More than ever, cultural diversity is the framework in which individuals, groups, and organisations are likely to evolve. This implies transformations for all social actors. The cultures are mixed today: individuals belong to different groups and communities at the same time. Groups of people that do not just act on instinct are able to exceed limitations and to conduct proactive measures, to develop feelings of solidarity, and to experience the usability of cultural exchange.
Interculturalism is the interaction of cultural groups – not their juxtaposition or assimilation. This is an essential point.
Intercultural dynamics flourish throughout the complex value systems that meet social, religious, cultural, political, and historical multiples. All these dimensions are relevant in our efforts and our daily agenda.
3. “If Mayors Ruled the World” (Benjamin R. Barber)… How could they solve problems due to national blockades of international politics putting them into perspective and promoting new forms of intercultural understanding?
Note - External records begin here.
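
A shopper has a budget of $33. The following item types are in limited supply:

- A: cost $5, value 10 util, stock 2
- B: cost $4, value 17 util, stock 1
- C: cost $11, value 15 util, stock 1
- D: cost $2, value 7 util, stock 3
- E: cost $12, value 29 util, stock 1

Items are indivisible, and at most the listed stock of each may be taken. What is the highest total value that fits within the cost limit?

Best selections within cost 33 and stock limits:
- 2×A + 1×B + 3×D + 1×E: cost 32, value 87
- 1×B + 1×C + 3×D + 1×E: cost 33, value 82
Best: 87 util.

87 util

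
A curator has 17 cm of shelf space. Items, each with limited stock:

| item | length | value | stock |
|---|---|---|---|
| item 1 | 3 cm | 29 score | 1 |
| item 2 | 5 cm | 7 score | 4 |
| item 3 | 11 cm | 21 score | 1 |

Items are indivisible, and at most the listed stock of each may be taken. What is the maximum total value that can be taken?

Top feasible selections:
- 1×item 1 + 1×item 3: length 14, value 50
- 1×item 1 + 2×item 2: length 13, value 43
- 1×item 1 + 1×item 2: length 8, value 36
Best: 50 score.

50 score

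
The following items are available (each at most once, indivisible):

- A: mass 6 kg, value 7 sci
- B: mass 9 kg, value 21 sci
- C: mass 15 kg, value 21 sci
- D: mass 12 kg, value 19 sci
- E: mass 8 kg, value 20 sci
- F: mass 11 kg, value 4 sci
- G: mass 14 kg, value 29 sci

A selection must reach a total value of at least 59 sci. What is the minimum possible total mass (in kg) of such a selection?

Subsets with value ≥ 59, sorted by total mass:
- B+D+E: mass 29, value 60
- B+E+G: mass 31, value 70
- B+C+E: mass 32, value 62
- D+E+G: mass 34, value 68
Minimum mass: 29 kg.

29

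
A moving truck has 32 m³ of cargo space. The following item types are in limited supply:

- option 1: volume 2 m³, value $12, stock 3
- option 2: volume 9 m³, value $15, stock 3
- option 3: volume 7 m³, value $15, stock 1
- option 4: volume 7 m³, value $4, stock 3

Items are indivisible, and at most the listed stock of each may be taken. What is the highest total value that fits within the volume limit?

Best selections within volume 32 and stock limits:
- 3×option 1 + 2×option 2 + 1×option 3: volume 31, value 81
- 3×option 1 + 1×option 2 + 1×option 3 + 1×option 4: volume 29, value 70
- 3×option 1 + 2×option 2 + 1×option 4: volume 31, value 70
- 2×option 1 + 2×option 2 + 1×option 3: volume 29, value 69
Best: $81.

$81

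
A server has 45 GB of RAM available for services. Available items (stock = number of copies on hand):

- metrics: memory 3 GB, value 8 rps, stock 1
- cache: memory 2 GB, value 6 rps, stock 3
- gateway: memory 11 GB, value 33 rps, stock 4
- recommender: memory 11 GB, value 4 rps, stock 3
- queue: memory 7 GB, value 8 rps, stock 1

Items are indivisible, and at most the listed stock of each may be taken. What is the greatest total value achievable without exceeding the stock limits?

Best selections within memory 45 and stock limits:
- 4×gateway: memory 44, value 132
- 1×metrics + 3×cache + 3×gateway: memory 42, value 125
- 1×metrics + 1×cache + 3×gateway + 1×queue: memory 45, value 121
Best: 132 rps.

132 rps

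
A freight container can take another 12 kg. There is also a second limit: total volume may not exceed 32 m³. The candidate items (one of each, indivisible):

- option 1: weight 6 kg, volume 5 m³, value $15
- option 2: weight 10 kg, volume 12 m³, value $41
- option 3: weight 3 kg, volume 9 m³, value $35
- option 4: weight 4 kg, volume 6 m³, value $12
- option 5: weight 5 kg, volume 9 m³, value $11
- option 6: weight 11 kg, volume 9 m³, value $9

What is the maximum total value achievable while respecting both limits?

$58

Feasible sets respecting both limits:
- option 3+option 4+option 5: weight 12, volume 24, value 58
- option 1+option 3: weight 9, volume 14, value 50
- option 3+option 4: weight 7, volume 15, value 47
Best: $58.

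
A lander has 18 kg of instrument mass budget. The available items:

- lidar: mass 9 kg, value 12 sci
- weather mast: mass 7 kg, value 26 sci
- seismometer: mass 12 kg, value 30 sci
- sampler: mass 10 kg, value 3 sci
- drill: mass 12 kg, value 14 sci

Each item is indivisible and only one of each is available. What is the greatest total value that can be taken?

Check high-value combinations within 18 kg:
- lidar+weather mast: mass 9+7=16, value 12+26=38
- seismometer: mass 12, value 30
- weather mast+sampler: mass 7+10=17, value 26+3=29
- weather mast: mass 7, value 26
- drill: mass 12, value 14
Best: 38 sci.

38 sci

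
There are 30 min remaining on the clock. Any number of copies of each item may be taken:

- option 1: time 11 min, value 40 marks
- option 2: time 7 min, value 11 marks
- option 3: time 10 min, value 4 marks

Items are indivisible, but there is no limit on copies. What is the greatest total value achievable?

Best value-per-unit is option 1 at 40/11; filling with it alone gives 2×40 = 80.
Optimal mix: 2×option 1 + 1×option 2 → time 29, value 91.

91 marks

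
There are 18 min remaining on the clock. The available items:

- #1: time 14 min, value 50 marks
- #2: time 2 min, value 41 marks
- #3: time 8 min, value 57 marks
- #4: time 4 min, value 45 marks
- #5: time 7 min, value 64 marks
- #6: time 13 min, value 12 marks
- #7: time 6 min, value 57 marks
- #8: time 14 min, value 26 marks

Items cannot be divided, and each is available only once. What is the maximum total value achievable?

166 marks

Check high-value combinations within 18 min:
- #4+#5+#7: time 4+7+6=17, value 45+64+57=166
- #2+#5+#7: time 2+7+6=15, value 41+64+57=162
- #2+#3+#5: time 2+8+7=17, value 41+57+64=162
- #3+#4+#7: time 8+4+6=18, value 57+45+57=159
Best: 166 marks.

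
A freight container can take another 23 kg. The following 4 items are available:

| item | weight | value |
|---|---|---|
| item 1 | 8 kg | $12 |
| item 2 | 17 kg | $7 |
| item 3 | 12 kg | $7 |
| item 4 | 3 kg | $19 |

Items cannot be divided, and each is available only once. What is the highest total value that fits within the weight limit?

$38

This is a 0/1 knapsack; check combinations near the capacity.
- item 1+item 3+item 4: weight 8+12+3=23, value 12+7+19=38
- item 1+item 4: weight 8+3=11, value 12+19=31
- item 3+item 4: weight 12+3=15, value 7+19=26
Best: $38.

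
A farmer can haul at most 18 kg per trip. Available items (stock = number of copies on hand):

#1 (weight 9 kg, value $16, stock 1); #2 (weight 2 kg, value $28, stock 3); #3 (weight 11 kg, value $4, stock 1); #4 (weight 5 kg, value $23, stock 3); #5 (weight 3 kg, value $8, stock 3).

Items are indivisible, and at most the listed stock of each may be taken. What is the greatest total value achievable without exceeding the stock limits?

Top feasible selections:
- 3×#2 + 2×#4: weight 16, value 130
- 3×#2 + 1×#4 + 2×#5: weight 17, value 123
- 3×#2 + 1×#4 + 1×#5: weight 14, value 115
- 2×#2 + 2×#4 + 1×#5: weight 17, value 110
Best: $130.

$130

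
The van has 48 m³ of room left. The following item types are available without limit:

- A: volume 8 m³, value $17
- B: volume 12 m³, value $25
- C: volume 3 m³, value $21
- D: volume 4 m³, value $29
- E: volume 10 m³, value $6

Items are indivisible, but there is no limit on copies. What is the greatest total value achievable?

$348

Best value-per-unit is D at 29/4, and filling with it alone uses volume 12×4=48. No mix of the others beats 12×29 = 348.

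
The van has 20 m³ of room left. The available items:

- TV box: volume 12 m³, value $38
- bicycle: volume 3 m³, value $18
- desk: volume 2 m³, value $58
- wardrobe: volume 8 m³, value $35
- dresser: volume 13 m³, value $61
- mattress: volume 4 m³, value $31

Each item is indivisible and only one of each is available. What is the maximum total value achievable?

Check high-value combinations within 20 m³:
- desk+dresser+mattress: volume 2+13+4=19, value 58+61+31=150
- bicycle+desk+wardrobe+mattress: volume 3+2+8+4=17, value 18+58+35+31=142
- bicycle+desk+dresser: volume 3+2+13=18, value 18+58+61=137
- TV box+desk+mattress: volume 12+2+4=18, value 38+58+31=127
- desk+wardrobe+mattress: volume 2+8+4=14, value 58+35+31=124
Best: $150.

$150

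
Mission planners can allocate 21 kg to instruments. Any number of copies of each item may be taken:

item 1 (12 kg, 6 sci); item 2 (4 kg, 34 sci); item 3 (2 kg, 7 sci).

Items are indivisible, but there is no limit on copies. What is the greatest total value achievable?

170 sci

Best value-per-unit is item 2 at 34/4, and filling with it alone uses mass 5×4=20. No mix of the others beats 5×34 = 170.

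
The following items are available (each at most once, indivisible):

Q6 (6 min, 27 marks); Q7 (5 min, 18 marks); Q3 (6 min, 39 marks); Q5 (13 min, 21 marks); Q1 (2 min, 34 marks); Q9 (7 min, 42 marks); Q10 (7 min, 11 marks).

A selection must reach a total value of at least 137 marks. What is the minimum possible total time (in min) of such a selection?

Subsets with value ≥ 137, sorted by total time:
- Q6+Q3+Q1+Q9: time 21, value 142
- Q6+Q7+Q3+Q1+Q9: time 26, value 160
Minimum time: 21 min.

21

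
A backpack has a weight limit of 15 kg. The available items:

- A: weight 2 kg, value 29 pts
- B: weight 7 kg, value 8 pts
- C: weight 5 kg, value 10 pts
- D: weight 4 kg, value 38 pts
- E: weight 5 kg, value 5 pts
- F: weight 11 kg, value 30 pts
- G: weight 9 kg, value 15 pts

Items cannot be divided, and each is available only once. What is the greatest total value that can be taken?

82 pts

Check high-value combinations within 15 kg:
- A+D+G: weight 2+4+9=15, value 29+38+15=82
- A+C+D: weight 2+5+4=11, value 29+10+38=77
- A+B+D: weight 2+7+4=13, value 29+8+38=75
- A+D+E: weight 2+4+5=11, value 29+38+5=72
- D+F: weight 4+11=15, value 38+30=68
Best: 82 pts.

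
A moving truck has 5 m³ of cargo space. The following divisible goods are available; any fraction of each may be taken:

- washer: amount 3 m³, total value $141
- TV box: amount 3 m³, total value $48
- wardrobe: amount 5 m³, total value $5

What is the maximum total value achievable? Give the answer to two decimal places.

Take in order of value per unit:
- washer (141/3 per unit): all 3 → value 141, running total 141.00
- TV box (48/3 per unit): 2 of 3 → value 2×48/3 = 32.0000, running total 173.00
Total 173.00.

173.00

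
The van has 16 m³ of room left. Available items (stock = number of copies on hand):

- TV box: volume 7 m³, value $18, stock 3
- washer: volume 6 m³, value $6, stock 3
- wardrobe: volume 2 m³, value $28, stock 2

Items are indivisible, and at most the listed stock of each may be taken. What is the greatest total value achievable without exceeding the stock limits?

Top feasible selections:
- 1×TV box + 2×wardrobe: volume 11, value 74
- 2×washer + 2×wardrobe: volume 16, value 68
- 2×TV box + 1×wardrobe: volume 16, value 64
Best: $74.

$74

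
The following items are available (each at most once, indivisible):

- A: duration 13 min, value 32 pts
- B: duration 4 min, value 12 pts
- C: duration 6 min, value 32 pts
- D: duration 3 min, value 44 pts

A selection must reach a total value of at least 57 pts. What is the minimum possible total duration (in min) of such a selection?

Subsets with value ≥ 57, sorted by total duration:
- C+D: duration 9, value 76
- B+C+D: duration 13, value 88
- A+D: duration 16, value 76
- A+C: duration 19, value 64
Minimum duration: 9 min.

9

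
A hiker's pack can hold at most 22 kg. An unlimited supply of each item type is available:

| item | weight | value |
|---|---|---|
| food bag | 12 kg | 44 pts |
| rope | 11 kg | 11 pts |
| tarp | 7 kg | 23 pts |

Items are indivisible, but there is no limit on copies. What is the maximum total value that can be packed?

69 pts

Best value-per-unit is food bag at 44/12; filling with it alone gives 1×44 = 44.
Optimal mix: 3×tarp → weight 21, value 69.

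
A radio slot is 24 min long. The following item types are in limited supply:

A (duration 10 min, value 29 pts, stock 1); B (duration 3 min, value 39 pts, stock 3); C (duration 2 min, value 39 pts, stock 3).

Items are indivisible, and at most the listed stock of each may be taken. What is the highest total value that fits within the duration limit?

Best selections within duration 24 and stock limits:
- 3×B + 3×C: duration 15, value 234
- 1×A + 2×B + 3×C: duration 22, value 224
- 1×A + 3×B + 2×C: duration 23, value 224
- 2×B + 3×C: duration 12, value 195
Best: 234 pts.

234 pts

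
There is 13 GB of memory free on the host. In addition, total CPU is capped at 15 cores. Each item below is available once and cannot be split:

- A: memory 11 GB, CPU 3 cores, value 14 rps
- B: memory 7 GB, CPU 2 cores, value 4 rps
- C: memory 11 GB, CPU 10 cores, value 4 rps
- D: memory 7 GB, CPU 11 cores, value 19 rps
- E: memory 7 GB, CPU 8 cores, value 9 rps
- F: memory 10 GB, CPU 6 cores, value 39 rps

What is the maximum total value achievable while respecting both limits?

Feasible sets respecting both limits:
- F: memory 10, CPU 6, value 39
- D: memory 7, CPU 11, value 19
- A: memory 11, CPU 3, value 14
- E: memory 7, CPU 8, value 9
Best: 39 rps.

39 rps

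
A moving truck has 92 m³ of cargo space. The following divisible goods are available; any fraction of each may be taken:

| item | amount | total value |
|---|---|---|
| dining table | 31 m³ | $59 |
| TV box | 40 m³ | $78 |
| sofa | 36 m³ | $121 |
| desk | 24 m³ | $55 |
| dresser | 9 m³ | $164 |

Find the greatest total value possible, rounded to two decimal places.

Take in order of value per unit:
- dresser (164/9 per unit): all 9 → value 164, running total 164.00
- sofa (121/36 per unit): all 36 → value 121, running total 285.00
- desk (55/24 per unit): all 24 → value 55, running total 340.00
- TV box (78/40 per unit): 23 of 40 → value 23×78/40 = 44.8500, running total 384.85
Total 384.85.

384.85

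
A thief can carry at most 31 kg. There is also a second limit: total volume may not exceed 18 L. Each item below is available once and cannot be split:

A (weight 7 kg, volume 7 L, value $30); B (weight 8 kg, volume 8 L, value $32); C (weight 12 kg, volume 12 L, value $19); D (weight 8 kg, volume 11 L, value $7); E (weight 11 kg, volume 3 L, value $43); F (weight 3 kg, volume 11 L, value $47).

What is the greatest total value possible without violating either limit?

Feasible sets respecting both limits:
- A+B+E: weight 26, volume 18, value 105
- E+F: weight 14, volume 14, value 90
- A+F: weight 10, volume 18, value 77
- B+E: weight 19, volume 11, value 75
Best: $105.

$105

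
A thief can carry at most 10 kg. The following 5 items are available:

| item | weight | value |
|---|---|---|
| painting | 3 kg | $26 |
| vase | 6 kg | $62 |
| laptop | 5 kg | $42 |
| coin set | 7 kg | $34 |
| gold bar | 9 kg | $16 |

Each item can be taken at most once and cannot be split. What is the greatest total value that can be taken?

$88

Check high-value combinations within 10 kg:
- painting+vase: weight 3+6=9, value 26+62=88
- painting+laptop: weight 3+5=8, value 26+42=68
- vase: weight 6, value 62
- painting+coin set: weight 3+7=10, value 26+34=60
Best: $88.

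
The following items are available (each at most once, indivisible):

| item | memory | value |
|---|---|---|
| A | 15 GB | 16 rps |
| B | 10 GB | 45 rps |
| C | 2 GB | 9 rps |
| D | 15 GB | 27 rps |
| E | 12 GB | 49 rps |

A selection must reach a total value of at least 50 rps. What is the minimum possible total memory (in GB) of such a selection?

12

Subsets with value ≥ 50, sorted by total memory:
- B+C: memory 12, value 54
- C+E: memory 14, value 58
- B+E: memory 22, value 94
- B+C+E: memory 24, value 103
Minimum memory: 12 GB.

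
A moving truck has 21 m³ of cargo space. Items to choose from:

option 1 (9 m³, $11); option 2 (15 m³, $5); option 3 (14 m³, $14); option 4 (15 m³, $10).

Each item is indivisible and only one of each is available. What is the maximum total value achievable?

Check high-value combinations within 21 m³:
- option 3: volume 14, value 14
- option 1: volume 9, value 11
- option 4: volume 15, value 10
Best: $14.

$14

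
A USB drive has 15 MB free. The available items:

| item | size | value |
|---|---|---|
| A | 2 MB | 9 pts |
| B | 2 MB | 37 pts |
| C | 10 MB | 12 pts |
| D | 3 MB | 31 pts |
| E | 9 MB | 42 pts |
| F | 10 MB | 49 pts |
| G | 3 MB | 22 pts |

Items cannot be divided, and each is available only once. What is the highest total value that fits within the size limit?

Check high-value combinations within 15 MB:
- B+D+F: size 2+3+10=15, value 37+31+49=117
- B+D+E: size 2+3+9=14, value 37+31+42=110
- B+F+G: size 2+10+3=15, value 37+49+22=108
Best: 117 pts.

117 pts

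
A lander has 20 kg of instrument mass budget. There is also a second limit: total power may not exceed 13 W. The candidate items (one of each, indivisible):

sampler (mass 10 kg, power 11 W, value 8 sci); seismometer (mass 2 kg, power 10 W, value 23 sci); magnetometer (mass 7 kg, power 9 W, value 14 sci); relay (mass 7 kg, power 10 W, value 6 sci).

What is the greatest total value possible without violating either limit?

23 sci

Feasible sets respecting both limits:
- seismometer: mass 2, power 10, value 23
- magnetometer: mass 7, power 9, value 14
- sampler: mass 10, power 11, value 8
Best: 23 sci.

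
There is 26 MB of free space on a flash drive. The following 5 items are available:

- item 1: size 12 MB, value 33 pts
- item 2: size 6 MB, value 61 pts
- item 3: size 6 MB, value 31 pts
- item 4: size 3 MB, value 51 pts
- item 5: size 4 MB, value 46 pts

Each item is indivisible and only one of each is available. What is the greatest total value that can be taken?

Check high-value combinations within 26 MB:
- item 1+item 2+item 4+item 5: size 12+6+3+4=25, value 33+61+51+46=191
- item 2+item 3+item 4+item 5: size 6+6+3+4=19, value 61+31+51+46=189
- item 1+item 3+item 4+item 5: size 12+6+3+4=25, value 33+31+51+46=161
- item 2+item 4+item 5: size 6+3+4=13, value 61+51+46=158
- item 1+item 2+item 4: size 12+6+3=21, value 33+61+51=145
Best: 191 pts.

191 pts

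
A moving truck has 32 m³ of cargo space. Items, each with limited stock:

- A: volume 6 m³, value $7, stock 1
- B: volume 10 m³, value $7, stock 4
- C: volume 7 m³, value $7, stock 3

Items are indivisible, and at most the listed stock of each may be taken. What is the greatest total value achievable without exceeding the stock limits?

$28

Top feasible selections:
- 1×A + 3×C: volume 27, value 28
- 1×A + 1×B + 2×C: volume 30, value 28
Best: $28.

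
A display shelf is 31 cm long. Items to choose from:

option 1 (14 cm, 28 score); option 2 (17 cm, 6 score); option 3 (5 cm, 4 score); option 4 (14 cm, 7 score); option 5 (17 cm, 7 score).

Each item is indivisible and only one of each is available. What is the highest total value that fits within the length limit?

Check high-value combinations within 31 cm:
- option 1+option 4: length 14+14=28, value 28+7=35
- option 1+option 5: length 14+17=31, value 28+7=35
- option 1+option 2: length 14+17=31, value 28+6=34
Best: 35 score.

35 score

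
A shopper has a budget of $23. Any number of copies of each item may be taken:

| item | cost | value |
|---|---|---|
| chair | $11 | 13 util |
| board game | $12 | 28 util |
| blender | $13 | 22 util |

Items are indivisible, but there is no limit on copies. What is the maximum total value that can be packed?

Best value-per-unit is board game at 28/12; filling with it alone gives 1×28 = 28.
Optimal mix: 1×chair + 1×board game → cost 23, value 41.

41 util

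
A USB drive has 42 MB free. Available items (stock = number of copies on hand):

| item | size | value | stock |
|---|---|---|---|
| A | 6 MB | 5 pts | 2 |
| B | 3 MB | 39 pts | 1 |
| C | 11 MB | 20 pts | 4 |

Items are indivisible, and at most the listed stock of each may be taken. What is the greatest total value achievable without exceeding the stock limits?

Best selections within size 42 and stock limits:
- 1×A + 1×B + 3×C: size 42, value 104
- 1×B + 3×C: size 36, value 99
Best: 104 pts.

104 pts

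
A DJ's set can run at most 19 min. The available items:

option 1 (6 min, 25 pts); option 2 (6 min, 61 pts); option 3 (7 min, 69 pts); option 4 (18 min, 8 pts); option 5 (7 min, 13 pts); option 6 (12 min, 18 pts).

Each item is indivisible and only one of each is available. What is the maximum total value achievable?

155 pts

Check high-value combinations within 19 min:
- option 1+option 2+option 3: duration 6+6+7=19, value 25+61+69=155
- option 2+option 3: duration 6+7=13, value 61+69=130
- option 1+option 2+option 5: duration 6+6+7=19, value 25+61+13=99
Best: 155 pts.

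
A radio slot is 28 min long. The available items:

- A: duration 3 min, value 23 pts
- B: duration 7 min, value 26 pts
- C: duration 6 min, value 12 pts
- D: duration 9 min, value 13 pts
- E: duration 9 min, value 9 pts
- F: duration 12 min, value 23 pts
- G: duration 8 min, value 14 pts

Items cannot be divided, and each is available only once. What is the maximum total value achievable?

84 pts

Check high-value combinations within 28 min:
- A+B+C+F: duration 3+7+6+12=28, value 23+26+12+23=84
- A+B+D+G: duration 3+7+9+8=27, value 23+26+13+14=76
- A+B+C+G: duration 3+7+6+8=24, value 23+26+12+14=75
- A+B+C+D: duration 3+7+6+9=25, value 23+26+12+13=74
Best: 84 pts.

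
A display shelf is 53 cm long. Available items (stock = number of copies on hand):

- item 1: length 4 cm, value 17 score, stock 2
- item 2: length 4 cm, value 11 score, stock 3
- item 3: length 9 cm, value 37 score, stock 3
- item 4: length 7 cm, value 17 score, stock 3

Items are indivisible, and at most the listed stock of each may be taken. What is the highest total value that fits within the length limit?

190 score

Top feasible selections:
- 2×item 1 + 1×item 2 + 3×item 3 + 2×item 4: length 53, value 190
- 2×item 1 + 2×item 2 + 3×item 3 + 1×item 4: length 50, value 184
Best: 190 score.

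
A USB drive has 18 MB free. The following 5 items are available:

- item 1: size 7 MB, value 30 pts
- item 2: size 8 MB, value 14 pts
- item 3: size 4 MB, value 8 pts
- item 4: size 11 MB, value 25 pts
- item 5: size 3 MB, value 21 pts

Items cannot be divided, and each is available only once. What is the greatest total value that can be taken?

Check high-value combinations within 18 MB:
- item 1+item 2+item 5: size 7+8+3=18, value 30+14+21=65
- item 1+item 3+item 5: size 7+4+3=14, value 30+8+21=59
- item 1+item 4: size 7+11=18, value 30+25=55
Best: 65 pts.

65 pts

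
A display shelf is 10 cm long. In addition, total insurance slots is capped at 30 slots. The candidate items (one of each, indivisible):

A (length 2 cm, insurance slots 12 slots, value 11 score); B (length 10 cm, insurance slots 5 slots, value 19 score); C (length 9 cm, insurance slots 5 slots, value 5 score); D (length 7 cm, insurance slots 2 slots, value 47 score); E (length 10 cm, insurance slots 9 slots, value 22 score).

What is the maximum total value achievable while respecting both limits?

Feasible sets respecting both limits:
- A+D: length 9, insurance slots 14, value 58
- D: length 7, insurance slots 2, value 47
- E: length 10, insurance slots 9, value 22
- B: length 10, insurance slots 5, value 19
Best: 58 score.

58 score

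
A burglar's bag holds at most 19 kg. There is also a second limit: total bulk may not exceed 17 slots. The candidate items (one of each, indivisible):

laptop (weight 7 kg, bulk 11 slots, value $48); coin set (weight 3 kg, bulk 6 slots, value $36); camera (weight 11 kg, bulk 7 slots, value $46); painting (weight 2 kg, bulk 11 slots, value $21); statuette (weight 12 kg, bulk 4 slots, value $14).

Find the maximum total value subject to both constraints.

Feasible sets respecting both limits:
- laptop+coin set: weight 10, bulk 17, value 84
- coin set+camera: weight 14, bulk 13, value 82
- laptop+statuette: weight 19, bulk 15, value 62
- coin set+painting: weight 5, bulk 17, value 57
Best: $84.

$84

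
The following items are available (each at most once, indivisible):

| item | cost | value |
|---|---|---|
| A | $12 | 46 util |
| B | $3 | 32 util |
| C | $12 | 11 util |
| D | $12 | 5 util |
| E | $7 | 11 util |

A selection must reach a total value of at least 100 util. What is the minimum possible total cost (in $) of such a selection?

Subsets with value ≥ 100, sorted by total cost:
- A+B+C+E: cost 34, value 100
- A+B+C+D+E: cost 46, value 105
Minimum cost: 34 $.

34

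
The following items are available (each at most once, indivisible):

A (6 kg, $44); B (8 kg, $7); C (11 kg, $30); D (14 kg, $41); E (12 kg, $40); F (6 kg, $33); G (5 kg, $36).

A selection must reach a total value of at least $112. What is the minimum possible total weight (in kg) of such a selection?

17

Subsets with value ≥ 112, sorted by total weight:
- A+F+G: weight 17, value 113
- A+E+G: weight 23, value 120
Minimum weight: 17 kg.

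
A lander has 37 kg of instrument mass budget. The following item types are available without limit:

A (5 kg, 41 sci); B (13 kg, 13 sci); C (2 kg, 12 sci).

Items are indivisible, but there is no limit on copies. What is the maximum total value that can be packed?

Best value-per-unit is A at 41/5; filling with it alone gives 7×41 = 287.
Optimal mix: 7×A + 1×C → mass 37, value 299.

299 sci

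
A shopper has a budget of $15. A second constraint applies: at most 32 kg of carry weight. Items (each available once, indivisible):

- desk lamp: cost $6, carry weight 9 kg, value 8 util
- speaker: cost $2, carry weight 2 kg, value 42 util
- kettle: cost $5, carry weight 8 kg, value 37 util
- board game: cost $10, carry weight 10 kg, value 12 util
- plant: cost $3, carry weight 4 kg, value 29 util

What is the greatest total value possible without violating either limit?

108 util

Feasible sets respecting both limits:
- speaker+kettle+plant: cost 10, carry weight 14, value 108
- desk lamp+speaker+kettle: cost 13, carry weight 19, value 87
- speaker+board game+plant: cost 15, carry weight 16, value 83
Best: 108 util.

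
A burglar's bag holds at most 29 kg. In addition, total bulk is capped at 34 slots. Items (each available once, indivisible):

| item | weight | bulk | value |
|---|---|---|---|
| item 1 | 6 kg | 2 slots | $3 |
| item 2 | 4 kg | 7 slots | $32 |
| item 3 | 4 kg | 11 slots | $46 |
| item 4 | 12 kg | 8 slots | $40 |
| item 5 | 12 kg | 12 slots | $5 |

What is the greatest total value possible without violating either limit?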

Example: Council of Foreign Residents of Strasbourg The city of Strasbourg is rich of all nationalities. The Council of Foreign Residents participates in the economic, social, and cultural life of the city. By participating in the council, foreign residents:
• give their opinion and make proposals on policies;
• enrich the public debate on issues such as the fight against discrimination or the access to rights;
• work on the recognition of cultural diversity and contribute to living together in harmony;
• promote the right to vote for foreigners.